Crawling out of bed the next morning –after a truly ruined, almost non-existent sleep, compliments of Rodney Ascher-, I ran to Eccles to catch John Crowley’s Premiere title Brooklyn. Crowley, with previous films like Boy A and Is Anybody There?, is an unassuming storyteller. He knows how to make an audience feel. And with Brooklyn, led by a radiantly truthful performance by Saoirse Ronan, he masters his poignancy. In the film’s introduction, it was appropriately noted that Brooklyn, being a period drama, is a rarity of Sundance. Telling the story of an Irish immigrant girl who settles in 1950s Brooklyn at an all-girls boarding house, the film gracefully navigates the story of Ellis Lacey who yearns to establish a life away from home and struggles with her identity and future decisions when she temporarily goes back to Ireland with grim news from her family. Brooklyn is a gorgeous, straightforward and tear-jerking drama, ripe with earnest melancholy (in my view, superior to James Gray’s The Immigrant) and rich with period details. Grabbed by Fox Searchlight, Brooklyn is one of the titles out of this year’s Sundance to watch for.

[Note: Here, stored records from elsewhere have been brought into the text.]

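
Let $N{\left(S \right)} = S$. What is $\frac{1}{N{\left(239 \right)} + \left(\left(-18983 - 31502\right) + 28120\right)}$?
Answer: $- \frac{1}{22126} \approx -4.5196 \cdot 10^{-5}$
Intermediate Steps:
$\frac{1}{N{\left(239 \right)} + \left(\left(-18983 - 31502\right) + 28120\right)} = \frac{1}{239 + \left(\left(-18983 - 31502\right) + 28120\right)} = \frac{1}{239 + \left(-50485 + 28120\right)} = \frac{1}{239 - 22365} = \frac{1}{-22126} = - \frac{1}{22126}$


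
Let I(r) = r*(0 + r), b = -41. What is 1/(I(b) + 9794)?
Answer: 1/11475 ≈ 8.7146e-5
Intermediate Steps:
I(r) = r**2 (I(r) = r*r = r**2)
1/(I(b) + 9794) = 1/((-41)**2 + 9794) = 1/(1681 + 9794) = 1/11475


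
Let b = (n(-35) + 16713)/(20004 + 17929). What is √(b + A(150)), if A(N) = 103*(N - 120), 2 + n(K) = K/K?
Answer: √4446873527306/37933 ≈ 55.592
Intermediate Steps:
n(K) = -1 (n(K) = -2 + K/K = -2 + 1 = -1)
A(N) = -12360 + 103*N (A(N) = 103*(-120 + N) = -12360 + 103*N)
b = 16712/37933 (b = (-1 + 16713)/(20004 + 17929) = 16712/37933 ≈ 0.44057)
√(b + A(150)) = √(16712/37933 + (-12360 + 103*150)) = √(16712/37933 + (-12360 + 15450)) = √(16712/37933 + 3090) = √(117229682/37933) = √4446873527306/37933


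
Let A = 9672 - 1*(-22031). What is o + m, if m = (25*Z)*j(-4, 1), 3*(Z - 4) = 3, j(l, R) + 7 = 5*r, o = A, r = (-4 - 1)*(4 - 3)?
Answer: 27703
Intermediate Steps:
A = 31703 (A = 9672 + 22031 = 31703)
r = -5 (r = -5*1 = -5)
o = 31703
j(l, R) = -32 (j(l, R) = -7 + 5*(-5) = -7 - 25 = -32)
Z = 5 (Z = 4 + (⅓)*3 = 4 + 1 = 5)
m = -4000 (m = (25*5)*(-32) = 125*(-32) = -4000)
o + m = 31703 - 4000 = 27703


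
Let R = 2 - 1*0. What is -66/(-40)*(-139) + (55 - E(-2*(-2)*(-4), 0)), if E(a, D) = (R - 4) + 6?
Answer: -3567/20 ≈ -178.35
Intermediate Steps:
R = 2 (R = 2 + 0 = 2)
E(a, D) = 4 (E(a, D) = (2 - 4) + 6 = -2 + 6 = 4)
-66/(-40)*(-139) + (55 - E(-2*(-2)*(-4), 0)) = -66/(-40)*(-139) + (55 - 1*4) = -66*(-1/40)*(-139) + (55 - 4) = (33/20)*(-139) + 51 = -4587/20 + 51 = -3567/20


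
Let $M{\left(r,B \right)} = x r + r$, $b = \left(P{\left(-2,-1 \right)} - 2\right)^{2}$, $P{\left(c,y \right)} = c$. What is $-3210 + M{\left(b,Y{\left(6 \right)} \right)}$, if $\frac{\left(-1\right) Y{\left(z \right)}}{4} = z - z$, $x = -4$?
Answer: $-3258$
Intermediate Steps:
$Y{\left(z \right)} = 0$ ($Y{\left(z \right)} = - 4 \left(z - z\right) = \left(-4\right) 0 = 0$)
$b = 16$ ($b = \left(-2 - 2\right)^{2} = \left(-4\right)^{2} = 16$)
$M{\left(r,B \right)} = - 3 r$ ($M{\left(r,B \right)} = - 4 r + r = - 3 r$)
$-3210 + M{\left(b,Y{\left(6 \right)} \right)} = -3210 - 48 = -3258$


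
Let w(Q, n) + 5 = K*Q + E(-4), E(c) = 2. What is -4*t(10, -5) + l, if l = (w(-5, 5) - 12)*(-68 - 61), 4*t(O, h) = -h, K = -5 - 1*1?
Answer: -1940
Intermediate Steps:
K = -6 (K = -5 - 1 = -6)
w(Q, n) = -3 - 6*Q (w(Q, n) = -5 + (-6*Q + 2) = -5 + (2 - 6*Q) = -3 - 6*Q)
t(O, h) = -h/4 (t(O, h) = (-h)/4 = -h/4)
l = -1935 (l = ((-3 - 6*(-5)) - 12)*(-68 - 61) = ((-3 + 30) - 12)*(-129) = (27 - 12)*(-129) = 15*(-129) = -1935)
-4*t(10, -5) + l = -(-1)*(-5) - 1935 = -4*5/4 - 1935 = -5 - 1935 = -1940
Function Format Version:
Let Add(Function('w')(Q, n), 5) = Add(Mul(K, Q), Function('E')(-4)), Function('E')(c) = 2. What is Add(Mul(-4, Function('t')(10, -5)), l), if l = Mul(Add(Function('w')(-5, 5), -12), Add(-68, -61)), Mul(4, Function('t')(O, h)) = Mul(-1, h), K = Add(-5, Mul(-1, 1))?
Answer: -1940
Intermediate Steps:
K = -6 (K = Add(-5, -1) = -6)
Function('w')(Q, n) = Add(-3, Mul(-6, Q)) (Function('w')(Q, n) = Add(-5, Add(Mul(-6, Q), 2)) = Add(-5, Add(2, Mul(-6, Q))) = Add(-3, Mul(-6, Q)))
Function('t')(O, h) = Mul(Rational(-1, 4), h) (Function('t')(O, h) = Mul(Rational(1, 4), Mul(-1, h)) = Mul(Rational(-1, 4), h))
l = -1935 (l = Mul(Add(Add(-3, Mul(-6, -5)), -12), Add(-68, -61)) = Mul(Add(Add(-3, 30), -12), -129) = Mul(Add(27, -12), -129) = Mul(15, -129) = -1935)
Add(Mul(-4, Function('t')(10, -5)), l) = Add(Mul(-4, Mul(Rational(-1, 4), -5)), -1935) = Add(Mul(-4, Rational(5, 4)), -1935) = Add(-5, -1935) = -1940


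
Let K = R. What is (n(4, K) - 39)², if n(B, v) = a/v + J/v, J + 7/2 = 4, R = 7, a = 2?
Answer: 292681/196 ≈ 1493.3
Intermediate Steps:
J = ½ (J = -7/2 + 4 = ½ ≈ 0.50000)
K = 7
n(B, v) = 5/(2*v) (n(B, v) = 2/v + 1/(2*v) = 5/(2*v))
(n(4, K) - 39)² = ((5/2)/7 - 39)² = ((5/2)*(⅐) - 39)² = (5/14 - 39)² = (-541/14)² = 292681/196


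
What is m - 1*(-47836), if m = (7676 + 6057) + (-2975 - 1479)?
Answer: 57115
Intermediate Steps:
m = 9279 (m = 13733 - 4454 = 9279)
m - 1*(-47836) = 9279 - 1*(-47836) = 9279 + 47836 = 57115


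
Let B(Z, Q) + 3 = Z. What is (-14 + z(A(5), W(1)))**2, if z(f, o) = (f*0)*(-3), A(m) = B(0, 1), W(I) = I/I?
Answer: 196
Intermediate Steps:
B(Z, Q) = -3 + Z
W(I) = 1
A(m) = -3 (A(m) = -3 + 0 = -3)
z(f, o) = 0 (z(f, o) = 0*(-3) = 0)
(-14 + z(A(5), W(1)))**2 = (-14 + 0)**2 = (-14)**2 = 196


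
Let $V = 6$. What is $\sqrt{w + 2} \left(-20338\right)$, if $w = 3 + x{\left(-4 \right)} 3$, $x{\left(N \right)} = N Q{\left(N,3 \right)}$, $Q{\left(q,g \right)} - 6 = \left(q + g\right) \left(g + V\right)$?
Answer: $- 20338 \sqrt{41} \approx -1.3023 \cdot 10^{5}$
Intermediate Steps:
$Q{\left(q,g \right)} = 6 + \left(6 + g\right) \left(g + q\right)$ ($Q{\left(q,g \right)} = 6 + \left(q + g\right) \left(g + 6\right) = 6 + \left(g + q\right) \left(6 + g\right) = 6 + \left(6 + g\right) \left(g + q\right)$)
$x{\left(N \right)} = N \left(33 + 9 N\right)$ ($x{\left(N \right)} = N \left(6 + 3^{2} + 6 \cdot 3 + 6 N + 3 N\right) = N \left(6 + 9 + 18 + 6 N + 3 N\right) = N \left(33 + 9 N\right)$)
$w = 39$ ($w = 3 + 3 \left(-4\right) \left(11 + 3 \left(-4\right)\right) 3 = 3 + 3 \left(-4\right) \left(11 - 12\right) 3 = 3 + 3 \left(-4\right) \left(-1\right) 3 = 3 + 12 \cdot 3 = 3 + 36 = 39$)
$\sqrt{w + 2} \left(-20338\right) = \sqrt{39 + 2} \left(-20338\right) = \sqrt{41} \left(-20338\right) = - 20338 \sqrt{41}$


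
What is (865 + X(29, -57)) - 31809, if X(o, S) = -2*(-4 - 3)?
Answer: -30930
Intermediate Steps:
X(o, S) = 14 (X(o, S) = -2*(-7) = 14)
(865 + X(29, -57)) - 31809 = (865 + 14) - 31809 = 879 - 31809 = -30930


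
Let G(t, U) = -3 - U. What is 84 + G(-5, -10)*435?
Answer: 3129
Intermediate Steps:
84 + G(-5, -10)*435 = 84 + (-3 - 1*(-10))*435 = 84 + (-3 + 10)*435 = 84 + 7*435 = 84 + 3045 = 3129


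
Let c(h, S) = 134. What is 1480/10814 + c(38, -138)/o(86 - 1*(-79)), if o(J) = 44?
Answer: 378549/118954 ≈ 3.1823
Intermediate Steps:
1480/10814 + c(38, -138)/o(86 - 1*(-79)) = 1480/10814 + 134/44 = 1480*(1/10814) + 134*(1/44) = 740/5407 + 67/22 = 378549/118954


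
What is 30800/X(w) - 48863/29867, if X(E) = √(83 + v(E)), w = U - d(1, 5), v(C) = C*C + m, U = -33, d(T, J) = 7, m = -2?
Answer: 917900217/1224547 ≈ 749.58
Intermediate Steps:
v(C) = -2 + C² (v(C) = C*C - 2 = C² - 2 = -2 + C²)
w = -40 (w = -33 - 1*7 = -33 - 7 = -40)
X(E) = √(81 + E²) (X(E) = √(83 + (-2 + E²)) = √(81 + E²))
30800/X(w) - 48863/29867 = 30800/(√(81 + (-40)²)) - 48863/29867 = 30800/(√(81 + 1600)) - 48863*1/29867 = 30800/(√1681) - 48863/29867 = 30800/41 - 48863/29867 = 917900217/1224547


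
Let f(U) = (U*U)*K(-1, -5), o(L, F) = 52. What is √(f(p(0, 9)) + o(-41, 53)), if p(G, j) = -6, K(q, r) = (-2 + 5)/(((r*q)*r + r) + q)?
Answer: 4*√2914/31 ≈ 6.9654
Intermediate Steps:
K(q, r) = 3/(q + r + q*r²) (K(q, r) = 3/(((q*r)*r + r) + q) = 3/((q*r² + r) + q) = 3/((r + q*r²) + q) = 3/(q + r + q*r²))
f(U) = -3*U²/31 (f(U) = (U*U)*(3/(-1 - 5 - 1*(-5)²)) = U²*(3/(-1 - 5 - 1*25)) = U²*(3/(-1 - 5 - 25)) = U²*(3/(-31)) = U²*(3*(-1/31)) = U²*(-3/31) = -3*U²/31)
√(f(p(0, 9)) + o(-41, 53)) = √(-3/31*(-6)² + 52) = √(-3/31*36 + 52) = √(-108/31 + 52) = √(1504/31) = 4*√2914/31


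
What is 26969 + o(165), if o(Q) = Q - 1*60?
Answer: 27074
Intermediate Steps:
o(Q) = -60 + Q (o(Q) = Q - 60 = -60 + Q)
26969 + o(165) = 26969 + (-60 + 165) = 26969 + 105 = 27074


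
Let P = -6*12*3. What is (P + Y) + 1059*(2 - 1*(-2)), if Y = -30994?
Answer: -26974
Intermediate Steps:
P = -216 (P = -72*3 = -216)
(P + Y) + 1059*(2 - 1*(-2)) = (-216 - 30994) + 1059*(2 - 1*(-2)) = -31210 + 1059*(2 + 2) = -31210 + 1059*4 = -31210 + 4236 = -26974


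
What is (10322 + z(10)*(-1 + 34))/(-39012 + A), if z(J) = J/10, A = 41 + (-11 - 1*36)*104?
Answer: -10355/43859 ≈ -0.23610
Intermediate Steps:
A = -4847 (A = 41 + (-11 - 36)*104 = 41 - 47*104 = 41 - 4888 = -4847)
z(J) = J/10 (z(J) = J*(1/10) = J/10)
(10322 + z(10)*(-1 + 34))/(-39012 + A) = (10322 + ((1/10)*10)*(-1 + 34))/(-39012 - 4847) = (10322 + 1*33)/(-43859) = (10322 + 33)*(-1/43859) = 10355*(-1/43859) = -10355/43859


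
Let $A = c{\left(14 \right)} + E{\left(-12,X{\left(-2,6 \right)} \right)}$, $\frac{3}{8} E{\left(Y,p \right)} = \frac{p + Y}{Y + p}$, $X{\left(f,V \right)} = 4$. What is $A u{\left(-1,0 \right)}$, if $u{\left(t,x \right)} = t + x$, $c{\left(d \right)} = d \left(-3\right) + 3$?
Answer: $\frac{109}{3} \approx 36.333$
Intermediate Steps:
$c{\left(d \right)} = 3 - 3 d$ ($c{\left(d \right)} = - 3 d + 3 = 3 - 3 d$)
$E{\left(Y,p \right)} = \frac{8}{3}$ ($E{\left(Y,p \right)} = \frac{8 \frac{p + Y}{Y + p}}{3} = \frac{8 \frac{Y + p}{Y + p}}{3} = \frac{8}{3} \cdot 1 = \frac{8}{3}$)
$A = - \frac{109}{3}$ ($A = \left(3 - 42\right) + \frac{8}{3} = -39 + \frac{8}{3} = - \frac{109}{3} \approx -36.333$)
$A u{\left(-1,0 \right)} = - \frac{109 \left(-1 + 0\right)}{3} = \left(- \frac{109}{3}\right) \left(-1\right) = \frac{109}{3}$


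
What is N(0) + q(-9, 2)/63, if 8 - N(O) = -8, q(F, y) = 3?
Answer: 337/21 ≈ 16.048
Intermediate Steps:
N(O) = 16 (N(O) = 8 - 1*(-8) = 8 + 8 = 16)
N(0) + q(-9, 2)/63 = 16 + 3/63 = 16 + (1/63)*3 = 16 + 1/21 = 337/21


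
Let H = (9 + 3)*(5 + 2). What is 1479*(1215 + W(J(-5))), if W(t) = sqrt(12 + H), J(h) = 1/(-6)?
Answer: 1796985 + 5916*sqrt(6) ≈ 1.8115e+6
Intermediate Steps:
J(h) = -1/6
H = 84 (H = 12*7 = 84)
W(t) = 4*sqrt(6) (W(t) = sqrt(12 + 84) = sqrt(96) = 4*sqrt(6))
1479*(1215 + W(J(-5))) = 1479*(1215 + 4*sqrt(6)) = 1796985 + 5916*sqrt(6)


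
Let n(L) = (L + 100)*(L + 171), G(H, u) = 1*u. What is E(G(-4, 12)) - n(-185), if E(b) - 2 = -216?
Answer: -1404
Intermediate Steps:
G(H, u) = u
E(b) = -214 (E(b) = 2 - 216 = -214)
n(L) = (100 + L)*(171 + L)
E(G(-4, 12)) - n(-185) = -214 - (17100 + (-185)² + 271*(-185)) = -214 - (17100 + 34225 - 50135) = -214 - 1*1190 = -214 - 1190 = -1404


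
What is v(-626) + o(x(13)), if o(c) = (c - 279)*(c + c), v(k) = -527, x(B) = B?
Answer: -7443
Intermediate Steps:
o(c) = 2*c*(-279 + c) (o(c) = (-279 + c)*(2*c) = 2*c*(-279 + c))
v(-626) + o(x(13)) = -527 + 2*13*(-279 + 13) = -527 + 2*13*(-266) = -527 - 6916 = -7443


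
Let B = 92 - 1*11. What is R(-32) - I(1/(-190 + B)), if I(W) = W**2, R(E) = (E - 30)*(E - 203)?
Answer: 173106169/11881 ≈ 14570.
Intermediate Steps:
R(E) = (-203 + E)*(-30 + E) (R(E) = (-30 + E)*(-203 + E) = (-203 + E)*(-30 + E))
B = 81 (B = 92 - 11 = 81)
R(-32) - I(1/(-190 + B)) = (6090 + (-32)**2 - 233*(-32)) - (1/(-190 + 81))**2 = (6090 + 1024 + 7456) - (1/(-109))**2 = 14570 - (-1/109)**2 = 14570 - 1*1/11881 = 14570 - 1/11881 = 173106169/11881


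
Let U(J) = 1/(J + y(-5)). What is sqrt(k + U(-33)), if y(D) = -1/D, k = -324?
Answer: I*sqrt(2178781)/82 ≈ 18.001*I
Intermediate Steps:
U(J) = 1/(1/5 + J) (U(J) = 1/(J - 1/(-5)) = 1/(J - 1*(-1/5)) = 1/(J + 1/5) = 1/(1/5 + J))
sqrt(k + U(-33)) = sqrt(-324 + 5/(1 + 5*(-33))) = sqrt(-324 + 5/(1 - 165)) = sqrt(-324 + 5/(-164)) = sqrt(-324 + 5*(-1/164)) = sqrt(-324 - 5/164) = sqrt(-53141/164) = I*sqrt(2178781)/82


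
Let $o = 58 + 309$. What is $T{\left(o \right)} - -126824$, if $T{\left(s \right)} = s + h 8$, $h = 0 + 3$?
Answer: $127215$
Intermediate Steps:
$h = 3$
$o = 367$
$T{\left(s \right)} = 24 + s$ ($T{\left(s \right)} = s + 3 \cdot 8 = s + 24 = 24 + s$)
$T{\left(o \right)} - -126824 = \left(24 + 367\right) - -126824 = 391 + 126824 = 127215$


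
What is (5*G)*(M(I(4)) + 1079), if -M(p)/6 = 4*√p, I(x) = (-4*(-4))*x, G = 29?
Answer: 128615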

While the party scene in the last couple of days in Park City was equally vibrant as the weekend, I found myself willingly skipping many gatherings (except for a quick stop at the Duplass Brothers’ party on Monday afternoon), desperately trying to recover from a cold (some call it “The Sundance Flu”), which is currently showing no signs of vacating my body. Turns out, you can take all the necessary precautions (like obsessively using hand sanitizers), but this thing will still get a hold of you somehow. Yet in Sundance, flu -like hunger or sleep deprivation- is just one of those things to ignore until you’re on a return flight back to the real world. And that’s what I’ll be doing.